Testing the presence of polynomial way trend in the conditional variance of stationaryu macroeconomic and financial time series
SubjectAutoregression (Statistics) ; Regression analysis -- Asyptotic theory ; Monte Carlo method ; Statistical inference
In this paper, we consider stationary first order autoregressive models assuming that the errors that generate our process exhibits polynomial trend in their variance. We organize this work into three major sections: theory, Monte Carlo simulations and empirical work. In the first part, basic theoretical concepts of first order autoregressive models are presented. Limiting results, statistical inference and forecasting using the ordinary least squares estimator in AR (1) regressions are discussed. We continue with a discussion on heteroskedasticity. We describe it in details by defining it, presenting the generated difficulties and suggesting existing methods for dealing with this violation of the classical linear regression assumptions. Next, we focus on our hypotheses for the conditional variance of the error. The exact required properties of the error driving the model are stated and discuss the limiting behavior of our series under the existence of polynomial trend in the second moment of the AR (1) errors.

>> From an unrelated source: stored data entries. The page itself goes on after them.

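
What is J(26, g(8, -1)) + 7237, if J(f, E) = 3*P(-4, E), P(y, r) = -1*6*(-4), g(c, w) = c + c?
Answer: 7309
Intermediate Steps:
g(c, w) = 2*c
P(y, r) = 24 (P(y, r) = -6*(-4) = 24)
J(f, E) = 72 (J(f, E) = 3*24 = 72)
J(26, g(8, -1)) + 7237 = 72 + 7237 = 7309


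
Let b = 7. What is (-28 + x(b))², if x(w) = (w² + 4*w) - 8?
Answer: 1681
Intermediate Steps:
x(w) = -8 + w² + 4*w
(-28 + x(b))² = (-28 + (-8 + 7² + 4*7))² = (-28 + (-8 + 49 + 28))² = (-28 + 69)² = 41² = 1681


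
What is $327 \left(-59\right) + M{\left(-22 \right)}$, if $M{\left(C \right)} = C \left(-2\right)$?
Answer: $-19249$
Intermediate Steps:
$M{\left(C \right)} = - 2 C$
$327 \left(-59\right) + M{\left(-22 \right)} = 327 \left(-59\right) - -44 = -19293 + 44 = -19249$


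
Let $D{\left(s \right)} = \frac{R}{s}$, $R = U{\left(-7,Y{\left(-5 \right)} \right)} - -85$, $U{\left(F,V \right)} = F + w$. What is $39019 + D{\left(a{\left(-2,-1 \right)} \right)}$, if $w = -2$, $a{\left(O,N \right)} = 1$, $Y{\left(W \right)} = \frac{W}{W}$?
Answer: $39095$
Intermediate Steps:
$Y{\left(W \right)} = 1$
$U{\left(F,V \right)} = -2 + F$ ($U{\left(F,V \right)} = F - 2 = -2 + F$)
$R = 76$ ($R = \left(-2 - 7\right) - -85 = -9 + 85 = 76$)
$D{\left(s \right)} = \frac{76}{s}$
$39019 + D{\left(a{\left(-2,-1 \right)} \right)} = 39019 + \frac{76}{1} = 39019 + 76 \cdot 1 = 39019 + 76 = 39095$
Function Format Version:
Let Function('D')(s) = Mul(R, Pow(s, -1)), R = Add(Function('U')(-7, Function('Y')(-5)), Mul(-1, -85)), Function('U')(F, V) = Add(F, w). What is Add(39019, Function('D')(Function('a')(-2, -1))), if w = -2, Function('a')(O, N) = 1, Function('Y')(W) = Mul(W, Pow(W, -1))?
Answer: 39095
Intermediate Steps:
Function('Y')(W) = 1
Function('U')(F, V) = Add(-2, F) (Function('U')(F, V) = Add(F, -2) = Add(-2, F))
R = 76 (R = Add(Add(-2, -7), Mul(-1, -85)) = Add(-9, 85) = 76)
Function('D')(s) = Mul(76, Pow(s, -1))
Add(39019, Function('D')(Function('a')(-2, -1))) = Add(39019, Mul(76, Pow(1, -1))) = Add(39019, Mul(76, 1)) = Add(39019, 76) = 39095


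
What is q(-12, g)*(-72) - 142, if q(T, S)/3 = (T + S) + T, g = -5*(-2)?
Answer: 2882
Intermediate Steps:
g = 10
q(T, S) = 3*S + 6*T (q(T, S) = 3*((T + S) + T) = 3*((S + T) + T) = 3*(S + 2*T) = 3*S + 6*T)
q(-12, g)*(-72) - 142 = (3*10 + 6*(-12))*(-72) - 142 = (30 - 72)*(-72) - 142 = -42*(-72) - 142 = 3024 - 142 = 2882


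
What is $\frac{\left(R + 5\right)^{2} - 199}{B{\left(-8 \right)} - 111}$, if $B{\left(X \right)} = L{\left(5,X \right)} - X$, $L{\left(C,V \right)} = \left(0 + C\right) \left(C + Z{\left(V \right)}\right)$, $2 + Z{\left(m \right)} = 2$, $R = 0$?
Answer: $\frac{29}{13} \approx 2.2308$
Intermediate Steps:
$Z{\left(m \right)} = 0$ ($Z{\left(m \right)} = -2 + 2 = 0$)
$L{\left(C,V \right)} = C^{2}$ ($L{\left(C,V \right)} = \left(0 + C\right) \left(C + 0\right) = C C = C^{2}$)
$B{\left(X \right)} = 25 - X$ ($B{\left(X \right)} = 5^{2} - X = 25 - X$)
$\frac{\left(R + 5\right)^{2} - 199}{B{\left(-8 \right)} - 111} = \frac{\left(0 + 5\right)^{2} - 199}{\left(25 - -8\right) - 111} = \frac{5^{2} - 199}{\left(25 + 8\right) - 111} = \frac{25 - 199}{33 - 111} = - \frac{174}{-78} = \left(-174\right) \left(- \frac{1}{78}\right) = \frac{29}{13}$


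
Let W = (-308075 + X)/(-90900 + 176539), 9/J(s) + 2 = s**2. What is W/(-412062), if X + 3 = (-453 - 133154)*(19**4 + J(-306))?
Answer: 1630365127383913/3304210676683812 ≈ 0.49342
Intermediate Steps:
J(s) = 9/(-2 + s**2)
X = -1630336281089363/93634 (X = -3 + (-453 - 133154)*(19**4 + 9/(-2 + (-306)**2)) = -3 - 133607*(130321 + 9/(-2 + 93636)) = -3 - 133607*(130321 + 9/93634) = -3 - 133607*12202476523/93634 = -3 - 1630336280808461/93634 = -1630336281089363/93634 ≈ -1.7412e+10)
W = -1630365127383913/8018722126 (W = (-308075 - 1630336281089363/93634)/(-90900 + 176539) = -1630365127383913/93634/85639 = -1630365127383913/93634*1/85639 = -1630365127383913/8018722126 ≈ -2.0332e+5)
W/(-412062) = -1630365127383913/8018722126/(-412062) = -1630365127383913/8018722126*(-1/412062) = 1630365127383913/3304210676683812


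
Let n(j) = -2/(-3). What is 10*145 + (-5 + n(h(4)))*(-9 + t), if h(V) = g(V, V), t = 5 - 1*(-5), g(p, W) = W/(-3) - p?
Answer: 4337/3 ≈ 1445.7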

Then we make some preliminary comments on how these theoretical results is expected to affect the discussed concepts (statistical inference, forecasting and limiting results) of AR(1) models. In the next section we present the results of Monte Carlo simulations. We conducted these experiments in order to demonstrate the effect of polynomial trend in the variance of the AR(1) disturbances in the least squares test statistic and compare alternative methods of correcting the suggested kind of heteroskedasticity. The last section of this paper demonstrates empirical results. For the purposes of this work, we created a database which consists of a variety of macroeconomic and financial data. These time series are tested for the presence of a polynomial way trend in the variance of the fitted residuals by an AR(1) regression. We aim in locating whether real data exhibits or not such a behavior in their disturbances. Afterwards, we conclude with a discussion on how our results changes existing results on the efficiency of the tested markets.